L'Alambic Acide
Aucune clochette n'annonça la venue du nouveau client, seul le grincement de la porte résonna. Vec' releva son chapeau, prenant connaissance des lieux. Visiblement il devait être le premier visiteur de la journée, peut-être même du mois.
-Charmant.Précaire, la salle était minuscule et s'entassaient difficilement dans les coins pas plus de trois tables. Le comptoir orienté vers l'entrée occupait facilement le tiers de l'auberge, et aucun propriétaire ne donna signe de vie. La lumière traverserait difficilement les carreaux crasseux de deux fenêtre, à côté de le la porte. Le tout enveloppé d'un brouillard de poussière fit regretter à Vec' son choix. Amorçant un pas dans l'auberge, une odeur âcre désagréable vint combler le tout, agressant les narines plissées de l'encapé. Son appétit se tassa légèrement alors qu'il demandait, la manche sur le nez:
-Quelqu'un vie-t-il encore dans ce trou?S'avançant jusqu'au comptoir, faisant tourbillonner la poussière dans son sillage, il se pencha par dessus et découvrit un escalier descendant dans le recoin.
-Oh! Appela Vectelion en observant une vaisselle visiblement inutilisée.
Il eut comme réponse un bruit de pas approchant, ne se sentant pas rassuré plus que cela. S'accoudant un instant, il se questionna sur l'utilité d'un lieu pareil, situé dans un tel arrondissement de Darhàm. Vec' entendit le tavernier engager l'escalier qui menait à la salle à manger. Il était clair que dans une cage à lapin pareil, l'encapé ne s'attirerait aucun ennui, fut-ce même si la milice toute entière le recherchait.
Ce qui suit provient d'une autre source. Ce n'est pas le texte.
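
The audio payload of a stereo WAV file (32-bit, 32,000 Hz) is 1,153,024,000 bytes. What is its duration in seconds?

Byte rate = 32,000 × 4 × 2 = 256,000 bytes/s.
Duration = 1,153,024,000 / 256,000 = 4,504 s.

4,504 seconds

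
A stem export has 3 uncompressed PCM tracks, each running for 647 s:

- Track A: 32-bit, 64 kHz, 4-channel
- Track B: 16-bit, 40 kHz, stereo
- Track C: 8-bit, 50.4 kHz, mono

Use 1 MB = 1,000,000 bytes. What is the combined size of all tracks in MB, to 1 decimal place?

Track A: 64,000 × 647 × 4 × 4 = 662,528,000 bytes.
Track B: 40,000 × 647 × 2 × 2 = 103,520,000 bytes.
Track C: 50,400 × 647 × 1 × 1 = 32,608,800 bytes.
Total = 798,656,800 bytes = 798.7 MB.

798.7 MB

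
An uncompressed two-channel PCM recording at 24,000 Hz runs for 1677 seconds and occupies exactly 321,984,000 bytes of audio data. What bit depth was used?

Bytes per sample = 321,984,000 / (24,000 × 1,677 × 2) = 321,984,000 / 80,496,000 = 4.
Bit depth = 4 × 8 = 32 bits.

32 bits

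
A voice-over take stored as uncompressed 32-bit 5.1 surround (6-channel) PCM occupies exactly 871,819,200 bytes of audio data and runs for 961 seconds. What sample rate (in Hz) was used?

Bytes = sample_rate × seconds × bytes_per_sample × channels.
sample_rate = 871,819,200 / (961 × 4 × 6) = 871,819,200 / 23,064 = 37,800 Hz.

37,800 Hz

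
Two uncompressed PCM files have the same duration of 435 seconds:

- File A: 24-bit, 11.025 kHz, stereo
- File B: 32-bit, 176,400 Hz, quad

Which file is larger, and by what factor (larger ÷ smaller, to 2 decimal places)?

File A: 11,025 × 3 × 2 = 66,150 bytes/s.
File B: 176,400 × 4 × 4 = 2,822,400 bytes/s.
File B is larger; ratio = 1,227,744,000 / 28,775,250 = 42.67.

File B, by a factor of 42.67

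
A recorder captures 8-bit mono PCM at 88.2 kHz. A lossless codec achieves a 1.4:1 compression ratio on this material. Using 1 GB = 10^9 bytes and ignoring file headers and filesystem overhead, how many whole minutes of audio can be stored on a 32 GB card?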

C'était sans compter la venue du propriétaire, qui se dévoila sur les dernières marches des escaliers...
-Qui va là? Lança le propriétaire, laissant apparaître des les dernières marches une tignasse blanche en bataille.
-Euh...
En voyant monter un homme de la quarantaine, Vectelion eut le souffle coupé par une impression de déjà vue. Des yeux verts clairs aux paupières lourdes, le visage frappé de cicatrices, l'individu affichait un air fatigué... une robe mauve tombait sur ses épaules, couverte de poussière et usée par le temps. L'encapé aurait vraiment dit qu'il sortait d'une semaine de cachots.
A cette image, Vectelion fit tilt et se bloqua. Son interlocuteur eut visiblement la même réaction, ne finissant même pas de monter les escaliers. Passant un livre qu'il tenait d'une main à l'autre, il pointa lentement son visiteur du doigts, le regard perçant.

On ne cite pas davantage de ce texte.